Ces fonds, on ferait mieux de les consacrer aux énergies renouvelables​, estime Anna-Lena Rebaud, des Amis de la Terre, et pour laquelle le CCS n’est rien d’autre qu’un business proposé par l’industrie du pétrole et du gaz pour entretenir le statu quo et garder ses clients.

Pour l’eurodéputée écologiste Marie Toussaint, le CCS a tout pour déplaire. Elle décrit une technologie immature et peu efficace, avec un taux de récupération de CO2 qui ne dépasse pas 70 %, qui sert surtout au greenwashing des entreprises très polluantes, en particulier les firmes pétro-gazières​. La priorité doit être, selon cette élue, de réduire les émissions de gaz à effet de serre, de sortir des énergies fossiles et de développer les énergies renouvelables​.

Lire aussi: La capture et l’enfouissement du carbone, fausse solution selon l’écologiste Marie Toussaint

Elle redoute que les infrastructures de CCS deviennent d’abord des actifs bloqués, qui, une fois créés nous enferment dans des processus de production basés sur les combustibles fossiles qui ne sont pas conformes à nos objectifs climatiques ». Puis qu’avec l’essor des renouvelables, de plus en plus compétitives, ces infrastructures ne soient plus intéressantes après 10 ans, bien avant leur durée de vie réelle. Elles deviendraient alors des actifs échoués, c’est-à-dire encore un gâchis d’argent public ».

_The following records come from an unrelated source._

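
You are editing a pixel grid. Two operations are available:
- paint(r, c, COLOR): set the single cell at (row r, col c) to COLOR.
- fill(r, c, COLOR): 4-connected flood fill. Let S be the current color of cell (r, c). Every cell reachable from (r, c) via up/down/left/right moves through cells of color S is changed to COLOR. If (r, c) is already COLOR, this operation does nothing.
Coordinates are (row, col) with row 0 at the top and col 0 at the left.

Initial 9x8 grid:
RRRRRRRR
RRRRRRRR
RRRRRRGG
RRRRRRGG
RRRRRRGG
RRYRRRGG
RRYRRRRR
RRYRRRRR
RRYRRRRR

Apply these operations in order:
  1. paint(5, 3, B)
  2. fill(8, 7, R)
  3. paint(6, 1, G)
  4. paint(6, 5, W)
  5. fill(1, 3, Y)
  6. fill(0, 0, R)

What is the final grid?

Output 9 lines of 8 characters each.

Answer: RRRRRRRR
RRRRRRRR
RRRRRRGG
RRRRRRGG
RRRRRRGG
RRRBRRGG
RGRRRWRR
RRRRRRRR
RRRRRRRR

Derivation:
After op 1 paint(5,3,B):
RRRRRRRR
RRRRRRRR
RRRRRRGG
RRRRRRGG
RRRRRRGG
RRYBRRGG
RRYRRRRR
RRYRRRRR
RRYRRRRR
After op 2 fill(8,7,R) [0 cells changed]:
RRRRRRRR
RRRRRRRR
RRRRRRGG
RRRRRRGG
RRRRRRGG
RRYBRRGG
RRYRRRRR
RRYRRRRR
RRYRRRRR
After op 3 paint(6,1,G):
RRRRRRRR
RRRRRRRR
RRRRRRGG
RRRRRRGG
RRRRRRGG
RRYBRRGG
RGYRRRRR
RRYRRRRR
RRYRRRRR
After op 4 paint(6,5,W):
RRRRRRRR
RRRRRRRR
RRRRRRGG
RRRRRRGG
RRRRRRGG
RRYBRRGG
RGYRRWRR
RRYRRRRR
RRYRRRRR
After op 5 fill(1,3,Y) [57 cells changed]:
YYYYYYYY
YYYYYYYY
YYYYYYGG
YYYYYYGG
YYYYYYGG
YYYBYYGG
YGYYYWYY
YYYYYYYY
YYYYYYYY
After op 6 fill(0,0,R) [61 cells changed]:
RRRRRRRR
RRRRRRRR
RRRRRRGG
RRRRRRGG
RRRRRRGG
RRRBRRGG
RGRRRWRR
RRRRRRRR
RRRRRRRR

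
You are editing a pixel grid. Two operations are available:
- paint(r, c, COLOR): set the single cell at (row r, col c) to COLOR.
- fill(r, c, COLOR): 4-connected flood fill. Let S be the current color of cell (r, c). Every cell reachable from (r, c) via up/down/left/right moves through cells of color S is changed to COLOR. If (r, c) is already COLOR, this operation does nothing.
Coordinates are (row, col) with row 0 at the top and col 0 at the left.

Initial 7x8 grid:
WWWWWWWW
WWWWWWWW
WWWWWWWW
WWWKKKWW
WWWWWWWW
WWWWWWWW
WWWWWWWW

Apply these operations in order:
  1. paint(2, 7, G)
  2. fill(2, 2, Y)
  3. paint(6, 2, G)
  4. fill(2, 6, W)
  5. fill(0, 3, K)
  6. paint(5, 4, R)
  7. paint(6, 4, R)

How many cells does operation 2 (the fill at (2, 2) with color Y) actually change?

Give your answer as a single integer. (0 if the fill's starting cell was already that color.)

After op 1 paint(2,7,G):
WWWWWWWW
WWWWWWWW
WWWWWWWG
WWWKKKWW
WWWWWWWW
WWWWWWWW
WWWWWWWW
After op 2 fill(2,2,Y) [52 cells changed]:
YYYYYYYY
YYYYYYYY
YYYYYYYG
YYYKKKYY
YYYYYYYY
YYYYYYYY
YYYYYYYY

Answer: 52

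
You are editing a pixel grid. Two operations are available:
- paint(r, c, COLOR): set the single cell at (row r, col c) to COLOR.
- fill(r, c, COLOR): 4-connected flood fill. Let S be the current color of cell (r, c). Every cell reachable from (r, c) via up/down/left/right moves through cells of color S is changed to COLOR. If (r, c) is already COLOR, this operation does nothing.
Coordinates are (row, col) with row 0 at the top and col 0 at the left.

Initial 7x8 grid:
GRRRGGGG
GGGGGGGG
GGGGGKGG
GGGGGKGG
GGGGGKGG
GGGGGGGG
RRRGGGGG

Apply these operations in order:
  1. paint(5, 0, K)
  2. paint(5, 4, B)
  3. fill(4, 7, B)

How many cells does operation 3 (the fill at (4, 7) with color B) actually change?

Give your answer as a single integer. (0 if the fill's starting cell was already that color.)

After op 1 paint(5,0,K):
GRRRGGGG
GGGGGGGG
GGGGGKGG
GGGGGKGG
GGGGGKGG
KGGGGGGG
RRRGGGGG
After op 2 paint(5,4,B):
GRRRGGGG
GGGGGGGG
GGGGGKGG
GGGGGKGG
GGGGGKGG
KGGGBGGG
RRRGGGGG
After op 3 fill(4,7,B) [45 cells changed]:
BRRRBBBB
BBBBBBBB
BBBBBKBB
BBBBBKBB
BBBBBKBB
KBBBBBBB
RRRBBBBB

Answer: 45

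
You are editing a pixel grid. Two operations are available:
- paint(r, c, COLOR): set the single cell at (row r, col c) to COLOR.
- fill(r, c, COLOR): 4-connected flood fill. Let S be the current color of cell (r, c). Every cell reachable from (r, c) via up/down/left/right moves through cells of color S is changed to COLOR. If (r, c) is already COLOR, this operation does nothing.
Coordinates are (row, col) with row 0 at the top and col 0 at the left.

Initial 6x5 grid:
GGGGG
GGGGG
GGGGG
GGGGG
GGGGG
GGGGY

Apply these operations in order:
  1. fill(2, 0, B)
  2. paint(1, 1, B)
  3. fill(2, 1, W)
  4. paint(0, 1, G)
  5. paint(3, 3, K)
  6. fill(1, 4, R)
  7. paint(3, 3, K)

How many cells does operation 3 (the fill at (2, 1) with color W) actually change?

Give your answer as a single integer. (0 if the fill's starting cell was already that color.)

Answer: 29

Derivation:
After op 1 fill(2,0,B) [29 cells changed]:
BBBBB
BBBBB
BBBBB
BBBBB
BBBBB
BBBBY
After op 2 paint(1,1,B):
BBBBB
BBBBB
BBBBB
BBBBB
BBBBB
BBBBY
After op 3 fill(2,1,W) [29 cells changed]:
WWWWW
WWWWW
WWWWW
WWWWW
WWWWW
WWWWY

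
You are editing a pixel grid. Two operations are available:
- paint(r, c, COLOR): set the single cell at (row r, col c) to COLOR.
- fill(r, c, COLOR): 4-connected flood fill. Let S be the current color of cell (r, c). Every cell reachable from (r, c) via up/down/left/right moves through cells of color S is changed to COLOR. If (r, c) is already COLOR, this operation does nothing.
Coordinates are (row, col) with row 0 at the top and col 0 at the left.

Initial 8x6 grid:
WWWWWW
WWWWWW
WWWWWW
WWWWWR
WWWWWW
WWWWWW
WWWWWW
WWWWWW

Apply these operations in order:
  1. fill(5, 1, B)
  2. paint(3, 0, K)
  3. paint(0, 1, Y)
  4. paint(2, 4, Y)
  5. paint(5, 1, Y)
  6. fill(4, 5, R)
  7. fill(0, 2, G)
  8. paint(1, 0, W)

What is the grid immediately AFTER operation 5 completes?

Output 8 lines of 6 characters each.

After op 1 fill(5,1,B) [47 cells changed]:
BBBBBB
BBBBBB
BBBBBB
BBBBBR
BBBBBB
BBBBBB
BBBBBB
BBBBBB
After op 2 paint(3,0,K):
BBBBBB
BBBBBB
BBBBBB
KBBBBR
BBBBBB
BBBBBB
BBBBBB
BBBBBB
After op 3 paint(0,1,Y):
BYBBBB
BBBBBB
BBBBBB
KBBBBR
BBBBBB
BBBBBB
BBBBBB
BBBBBB
After op 4 paint(2,4,Y):
BYBBBB
BBBBBB
BBBBYB
KBBBBR
BBBBBB
BBBBBB
BBBBBB
BBBBBB
After op 5 paint(5,1,Y):
BYBBBB
BBBBBB
BBBBYB
KBBBBR
BBBBBB
BYBBBB
BBBBBB
BBBBBB

Answer: BYBBBB
BBBBBB
BBBBYB
KBBBBR
BBBBBB
BYBBBB
BBBBBB
BBBBBB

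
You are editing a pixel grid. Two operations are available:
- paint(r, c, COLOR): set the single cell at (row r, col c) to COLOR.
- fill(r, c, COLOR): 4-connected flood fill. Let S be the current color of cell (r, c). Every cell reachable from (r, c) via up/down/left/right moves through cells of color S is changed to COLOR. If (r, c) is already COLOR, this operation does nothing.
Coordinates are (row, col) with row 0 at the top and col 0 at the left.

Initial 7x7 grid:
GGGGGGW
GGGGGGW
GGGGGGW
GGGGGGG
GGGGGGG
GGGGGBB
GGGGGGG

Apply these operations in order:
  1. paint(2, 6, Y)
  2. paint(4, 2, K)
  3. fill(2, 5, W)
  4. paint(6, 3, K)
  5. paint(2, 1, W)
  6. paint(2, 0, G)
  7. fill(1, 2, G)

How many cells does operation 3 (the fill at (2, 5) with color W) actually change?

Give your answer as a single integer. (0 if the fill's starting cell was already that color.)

Answer: 43

Derivation:
After op 1 paint(2,6,Y):
GGGGGGW
GGGGGGW
GGGGGGY
GGGGGGG
GGGGGGG
GGGGGBB
GGGGGGG
After op 2 paint(4,2,K):
GGGGGGW
GGGGGGW
GGGGGGY
GGGGGGG
GGKGGGG
GGGGGBB
GGGGGGG
After op 3 fill(2,5,W) [43 cells changed]:
WWWWWWW
WWWWWWW
WWWWWWY
WWWWWWW
WWKWWWW
WWWWWBB
WWWWWWW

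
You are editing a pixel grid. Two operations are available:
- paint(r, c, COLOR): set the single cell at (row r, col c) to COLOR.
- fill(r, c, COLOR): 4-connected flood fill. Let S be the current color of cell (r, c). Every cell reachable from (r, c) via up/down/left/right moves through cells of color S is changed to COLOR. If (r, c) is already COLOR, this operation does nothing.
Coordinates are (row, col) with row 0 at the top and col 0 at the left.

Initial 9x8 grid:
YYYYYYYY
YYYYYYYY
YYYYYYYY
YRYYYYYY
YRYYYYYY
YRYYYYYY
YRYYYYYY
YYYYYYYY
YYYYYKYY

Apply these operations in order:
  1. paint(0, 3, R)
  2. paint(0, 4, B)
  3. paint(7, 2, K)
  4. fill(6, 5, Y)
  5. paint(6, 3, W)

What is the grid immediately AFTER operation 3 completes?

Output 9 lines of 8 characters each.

After op 1 paint(0,3,R):
YYYRYYYY
YYYYYYYY
YYYYYYYY
YRYYYYYY
YRYYYYYY
YRYYYYYY
YRYYYYYY
YYYYYYYY
YYYYYKYY
After op 2 paint(0,4,B):
YYYRBYYY
YYYYYYYY
YYYYYYYY
YRYYYYYY
YRYYYYYY
YRYYYYYY
YRYYYYYY
YYYYYYYY
YYYYYKYY
After op 3 paint(7,2,K):
YYYRBYYY
YYYYYYYY
YYYYYYYY
YRYYYYYY
YRYYYYYY
YRYYYYYY
YRYYYYYY
YYKYYYYY
YYYYYKYY

Answer: YYYRBYYY
YYYYYYYY
YYYYYYYY
YRYYYYYY
YRYYYYYY
YRYYYYYY
YRYYYYYY
YYKYYYYY
YYYYYKYY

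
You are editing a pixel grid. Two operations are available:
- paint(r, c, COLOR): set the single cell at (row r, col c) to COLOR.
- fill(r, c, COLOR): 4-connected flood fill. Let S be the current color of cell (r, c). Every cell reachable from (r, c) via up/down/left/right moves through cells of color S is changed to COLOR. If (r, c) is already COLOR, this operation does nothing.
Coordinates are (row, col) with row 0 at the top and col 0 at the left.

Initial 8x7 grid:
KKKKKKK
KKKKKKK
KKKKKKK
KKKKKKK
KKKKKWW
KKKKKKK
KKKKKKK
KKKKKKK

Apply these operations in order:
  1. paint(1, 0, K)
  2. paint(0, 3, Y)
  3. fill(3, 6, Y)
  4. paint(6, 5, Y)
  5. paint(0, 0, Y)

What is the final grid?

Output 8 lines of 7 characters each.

After op 1 paint(1,0,K):
KKKKKKK
KKKKKKK
KKKKKKK
KKKKKKK
KKKKKWW
KKKKKKK
KKKKKKK
KKKKKKK
After op 2 paint(0,3,Y):
KKKYKKK
KKKKKKK
KKKKKKK
KKKKKKK
KKKKKWW
KKKKKKK
KKKKKKK
KKKKKKK
After op 3 fill(3,6,Y) [53 cells changed]:
YYYYYYY
YYYYYYY
YYYYYYY
YYYYYYY
YYYYYWW
YYYYYYY
YYYYYYY
YYYYYYY
After op 4 paint(6,5,Y):
YYYYYYY
YYYYYYY
YYYYYYY
YYYYYYY
YYYYYWW
YYYYYYY
YYYYYYY
YYYYYYY
After op 5 paint(0,0,Y):
YYYYYYY
YYYYYYY
YYYYYYY
YYYYYYY
YYYYYWW
YYYYYYY
YYYYYYY
YYYYYYY

Answer: YYYYYYY
YYYYYYY
YYYYYYY
YYYYYYY
YYYYYWW
YYYYYYY
YYYYYYY
YYYYYYY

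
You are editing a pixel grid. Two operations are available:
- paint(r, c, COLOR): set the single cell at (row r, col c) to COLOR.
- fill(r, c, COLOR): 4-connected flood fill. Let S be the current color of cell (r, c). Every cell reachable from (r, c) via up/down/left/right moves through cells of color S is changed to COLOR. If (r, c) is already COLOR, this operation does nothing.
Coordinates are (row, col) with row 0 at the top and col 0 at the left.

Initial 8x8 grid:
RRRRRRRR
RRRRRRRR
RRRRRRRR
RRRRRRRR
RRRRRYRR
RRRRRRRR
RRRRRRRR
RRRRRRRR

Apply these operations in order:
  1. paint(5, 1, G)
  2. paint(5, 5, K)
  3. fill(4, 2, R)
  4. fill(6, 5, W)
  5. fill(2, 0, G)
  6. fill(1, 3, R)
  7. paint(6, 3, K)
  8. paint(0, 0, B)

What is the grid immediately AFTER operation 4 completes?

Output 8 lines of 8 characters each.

After op 1 paint(5,1,G):
RRRRRRRR
RRRRRRRR
RRRRRRRR
RRRRRRRR
RRRRRYRR
RGRRRRRR
RRRRRRRR
RRRRRRRR
After op 2 paint(5,5,K):
RRRRRRRR
RRRRRRRR
RRRRRRRR
RRRRRRRR
RRRRRYRR
RGRRRKRR
RRRRRRRR
RRRRRRRR
After op 3 fill(4,2,R) [0 cells changed]:
RRRRRRRR
RRRRRRRR
RRRRRRRR
RRRRRRRR
RRRRRYRR
RGRRRKRR
RRRRRRRR
RRRRRRRR
After op 4 fill(6,5,W) [61 cells changed]:
WWWWWWWW
WWWWWWWW
WWWWWWWW
WWWWWWWW
WWWWWYWW
WGWWWKWW
WWWWWWWW
WWWWWWWW

Answer: WWWWWWWW
WWWWWWWW
WWWWWWWW
WWWWWWWW
WWWWWYWW
WGWWWKWW
WWWWWWWW
WWWWWWWW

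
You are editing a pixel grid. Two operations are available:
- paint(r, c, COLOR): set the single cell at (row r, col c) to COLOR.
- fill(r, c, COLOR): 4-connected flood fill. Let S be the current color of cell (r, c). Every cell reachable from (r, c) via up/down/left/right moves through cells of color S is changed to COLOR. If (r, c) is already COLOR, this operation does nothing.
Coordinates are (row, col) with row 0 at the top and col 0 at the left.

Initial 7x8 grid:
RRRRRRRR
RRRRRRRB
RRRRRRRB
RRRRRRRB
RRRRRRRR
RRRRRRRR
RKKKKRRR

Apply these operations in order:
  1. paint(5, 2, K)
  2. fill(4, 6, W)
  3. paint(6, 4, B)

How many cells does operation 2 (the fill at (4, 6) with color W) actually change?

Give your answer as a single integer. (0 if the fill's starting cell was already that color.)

Answer: 48

Derivation:
After op 1 paint(5,2,K):
RRRRRRRR
RRRRRRRB
RRRRRRRB
RRRRRRRB
RRRRRRRR
RRKRRRRR
RKKKKRRR
After op 2 fill(4,6,W) [48 cells changed]:
WWWWWWWW
WWWWWWWB
WWWWWWWB
WWWWWWWB
WWWWWWWW
WWKWWWWW
WKKKKWWW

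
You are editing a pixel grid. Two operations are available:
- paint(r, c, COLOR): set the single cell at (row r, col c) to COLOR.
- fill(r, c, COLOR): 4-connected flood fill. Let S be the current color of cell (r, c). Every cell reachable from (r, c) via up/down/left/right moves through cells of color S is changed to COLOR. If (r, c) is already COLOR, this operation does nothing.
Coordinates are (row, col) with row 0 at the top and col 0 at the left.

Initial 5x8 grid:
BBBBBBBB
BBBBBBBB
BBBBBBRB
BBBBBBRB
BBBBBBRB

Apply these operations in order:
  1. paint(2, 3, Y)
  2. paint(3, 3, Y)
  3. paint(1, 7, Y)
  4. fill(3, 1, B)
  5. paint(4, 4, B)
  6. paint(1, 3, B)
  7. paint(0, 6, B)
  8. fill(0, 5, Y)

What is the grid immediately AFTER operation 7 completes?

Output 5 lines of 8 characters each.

After op 1 paint(2,3,Y):
BBBBBBBB
BBBBBBBB
BBBYBBRB
BBBBBBRB
BBBBBBRB
After op 2 paint(3,3,Y):
BBBBBBBB
BBBBBBBB
BBBYBBRB
BBBYBBRB
BBBBBBRB
After op 3 paint(1,7,Y):
BBBBBBBB
BBBBBBBY
BBBYBBRB
BBBYBBRB
BBBBBBRB
After op 4 fill(3,1,B) [0 cells changed]:
BBBBBBBB
BBBBBBBY
BBBYBBRB
BBBYBBRB
BBBBBBRB
After op 5 paint(4,4,B):
BBBBBBBB
BBBBBBBY
BBBYBBRB
BBBYBBRB
BBBBBBRB
After op 6 paint(1,3,B):
BBBBBBBB
BBBBBBBY
BBBYBBRB
BBBYBBRB
BBBBBBRB
After op 7 paint(0,6,B):
BBBBBBBB
BBBBBBBY
BBBYBBRB
BBBYBBRB
BBBBBBRB

Answer: BBBBBBBB
BBBBBBBY
BBBYBBRB
BBBYBBRB
BBBBBBRB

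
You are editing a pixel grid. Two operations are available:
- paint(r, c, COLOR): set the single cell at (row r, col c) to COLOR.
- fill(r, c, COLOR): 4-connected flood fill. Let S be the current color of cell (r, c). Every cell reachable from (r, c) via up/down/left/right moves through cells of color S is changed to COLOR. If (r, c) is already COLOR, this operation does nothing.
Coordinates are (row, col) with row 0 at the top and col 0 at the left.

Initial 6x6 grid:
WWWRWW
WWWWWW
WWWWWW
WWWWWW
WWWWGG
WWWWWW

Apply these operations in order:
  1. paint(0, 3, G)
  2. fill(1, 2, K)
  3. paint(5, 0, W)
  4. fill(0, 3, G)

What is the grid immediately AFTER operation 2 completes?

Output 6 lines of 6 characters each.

After op 1 paint(0,3,G):
WWWGWW
WWWWWW
WWWWWW
WWWWWW
WWWWGG
WWWWWW
After op 2 fill(1,2,K) [33 cells changed]:
KKKGKK
KKKKKK
KKKKKK
KKKKKK
KKKKGG
KKKKKK

Answer: KKKGKK
KKKKKK
KKKKKK
KKKKKK
KKKKGG
KKKKKK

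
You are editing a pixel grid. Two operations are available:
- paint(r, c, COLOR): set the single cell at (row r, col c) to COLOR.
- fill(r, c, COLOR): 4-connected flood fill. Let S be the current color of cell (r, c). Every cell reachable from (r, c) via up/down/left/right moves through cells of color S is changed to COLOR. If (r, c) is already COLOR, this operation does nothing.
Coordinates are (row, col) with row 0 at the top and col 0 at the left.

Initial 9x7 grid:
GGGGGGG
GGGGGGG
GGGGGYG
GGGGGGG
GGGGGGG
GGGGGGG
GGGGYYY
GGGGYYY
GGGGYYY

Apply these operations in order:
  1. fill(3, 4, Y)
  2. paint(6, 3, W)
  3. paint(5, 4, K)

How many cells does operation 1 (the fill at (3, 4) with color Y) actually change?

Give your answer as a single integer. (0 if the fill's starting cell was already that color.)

After op 1 fill(3,4,Y) [53 cells changed]:
YYYYYYY
YYYYYYY
YYYYYYY
YYYYYYY
YYYYYYY
YYYYYYY
YYYYYYY
YYYYYYY
YYYYYYY

Answer: 53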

Un risque de « bombe à carbone » pour les océans

On n’est pas moins sévère chez Greenpeace. Un projet tel que Northern Lights, c’est 5 millions de tonnes de CO2 captés par an, relativise François Chartier, chargé de campagne Océan et Pétrole, alors que TotalEnergies indique lui-même en émettre 400 et que nous estimons, nous, qu’il en émet 1 600.

Le militant s’inquiète, même si certains experts garantissent le contraire, de l’absence de sécurité à long terme sur des stockages souterrains qui, s’ils fuyaient deviendraient des bombes à carbone pour les océans. Il estime que le CCS relève comme la compensation carbone et le nucléaire de ces fausses technosolutions grâce auxquelles on veut nous faire croire qu’on peut ne pas changer de mode de vie.